Quand l’enfance abîmée devient une maladie silencieuse

Et si certaines maladies de l’adulte étaient les échos lointains d’une enfance brisée ? Une étude récente intitulée « Childhood trauma can harm health for life », publiée par l’Université de Géorgie, met en lumière les effets biologiques profonds et durables des traumatismes vécus durant l’enfance.

Violence, négligence, instabilité émotionnelle… Ces expériences laissent une empreinte silencieuse sur le corps. Les chercheurs ont observé que certains enfants présentent, dès l’âge de dix ans, des marqueurs d’inflammation chronique associés à un risque accru de maladies cardiovasculaires, métaboliques ou psychiatriques à l’âge adulte. Le stress prolongé dérègle les hormones, affaiblit l’immunité et perturbe les mécanismes de régulation émotionnelle.

Ces altérations biologiques ne disparaissent pas avec le temps. Elles s’inscrivent dans le fonctionnement du corps, modifient l’expression des gènes et favorisent l’émergence de comportements à risque, tels que la consommation précoce de substances ou l’auto-exclusion sociale.

Tous les enfants ne sont pas égaux face à cette vulnérabilité.
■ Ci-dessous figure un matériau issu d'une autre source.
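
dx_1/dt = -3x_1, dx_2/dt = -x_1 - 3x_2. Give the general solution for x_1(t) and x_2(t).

x_1(t) = -C_2e^(-3t), x_2(t) = C_1e^(-3t) + C_2te^(-3t)

Coefficient matrix A = [[-3, 0], [-1, -3]].
Characteristic polynomial det(A - λI) = λ^2 + 6λ + 9 = 0.
Single eigenvalue λ = -3 with algebraic multiplicity 2.
Eigenvector v = (0,1); generalized eigenvector w with (A-λI)w=v is (-1,0).
General solution: e^(-3t)[C_1·v + C_2·(t·v + w)].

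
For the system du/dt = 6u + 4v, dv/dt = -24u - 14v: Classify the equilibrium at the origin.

stable node

A = [[6,4],[-24,-14]]; det(A-λI) = λ^2 + 8λ + 12.
λ = -6, -2: both negative.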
L’étude souligne que les filles, par exemple, présentent souvent des signes inflammatoires plus précoces. À l’inverse, certains facteurs comme un sommeil de qualité ou un encadrement parental attentif peuvent atténuer ces effets et renforcer la résilience.

Ces travaux invitent à changer de regard. Derrière certains troubles du comportement ou de santé mentale, il y a parfois une blessure ancienne, non reconnue. Une douleur que le corps continue d’exprimer, faute d’avoir été entendue.

Investir dans la prévention, repérer les signes précoces, accompagner les familles fragilisées : autant de leviers pour éviter que les cicatrices de l’enfance ne deviennent des diagnostics d’adulte. La santé ne commence pas à l’âge adulte. Elle se construit, ou se fissure, dès les premières années de vie.